一陣又一陣的西風,吹得滿院竹樹都在不安的搖曳顫抖,影影綽綽像無數跳舞著的黑影子。森涼的風時而撲面,帶著浸骨的寒意,襲的人直打寒顫。

翠墨緊了緊衣領,懷揣著手快步朝著探春的住處走去。

六月份回的京,到如今已過了兩月有餘。眼瞧著中秋節將近,也不見攸大爺歇息在姑娘屋裡幾次,幾次問了姑娘,姑娘也是顧左右而言他,一看就是完璧之身。
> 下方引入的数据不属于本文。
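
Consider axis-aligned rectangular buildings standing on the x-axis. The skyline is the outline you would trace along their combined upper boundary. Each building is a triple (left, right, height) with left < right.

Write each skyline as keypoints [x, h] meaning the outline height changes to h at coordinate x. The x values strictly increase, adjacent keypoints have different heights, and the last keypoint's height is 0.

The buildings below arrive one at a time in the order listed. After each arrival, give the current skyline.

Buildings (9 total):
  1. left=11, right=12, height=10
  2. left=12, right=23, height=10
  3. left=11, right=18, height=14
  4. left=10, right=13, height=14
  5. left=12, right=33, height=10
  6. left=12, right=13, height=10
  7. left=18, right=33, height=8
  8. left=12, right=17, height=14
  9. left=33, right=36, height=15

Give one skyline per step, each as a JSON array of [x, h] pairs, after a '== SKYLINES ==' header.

== SKYLINES ==
[[11,10],[12,0]]
[[11,10],[23,0]]
[[11,14],[18,10],[23,0]]
[[10,14],[18,10],[23,0]]
[[10,14],[18,10],[33,0]]
[[10,14],[18,10],[33,0]]
[[10,14],[18,10],[33,0]]
[[10,14],[18,10],[33,0]]
[[10,14],[18,10],[33,15],[36,0]]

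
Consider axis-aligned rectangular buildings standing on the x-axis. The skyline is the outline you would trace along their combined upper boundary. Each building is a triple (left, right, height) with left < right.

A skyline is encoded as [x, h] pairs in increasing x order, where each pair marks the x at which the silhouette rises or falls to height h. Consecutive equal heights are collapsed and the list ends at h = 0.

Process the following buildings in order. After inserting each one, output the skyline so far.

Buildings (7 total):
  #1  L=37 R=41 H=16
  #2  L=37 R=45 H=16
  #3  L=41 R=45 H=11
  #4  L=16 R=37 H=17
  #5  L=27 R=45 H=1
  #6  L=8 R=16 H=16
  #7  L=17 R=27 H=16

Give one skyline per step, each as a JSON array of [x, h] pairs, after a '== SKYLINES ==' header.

== SKYLINES ==
[[37,16],[41,0]]
[[37,16],[45,0]]
[[37,16],[45,0]]
[[16,17],[37,16],[45,0]]
[[16,17],[37,16],[45,0]]
[[8,16],[16,17],[37,16],[45,0]]
[[8,16],[16,17],[37,16],[45,0]]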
翠墨的孃老子皆在榮國府辦事,少不得趁著這回京的機會回家探望一番,是故昨日一大早就請了假回了那邊府上。

除卻見了爹孃外,更重要的是去見主子,即太太王夫人。

儘管那邊府上正為寶玉的婚事忙的熱火朝天,王夫人一聽是探春身邊的丫頭過來請安,她還是命人將翠墨帶至耳房中接見了一番。

果不出翠墨所料,王夫人當真問起了子嗣一事。翠墨為姑娘計,並未實話實說,而是言明王家大爺回京後十分忙碌云云。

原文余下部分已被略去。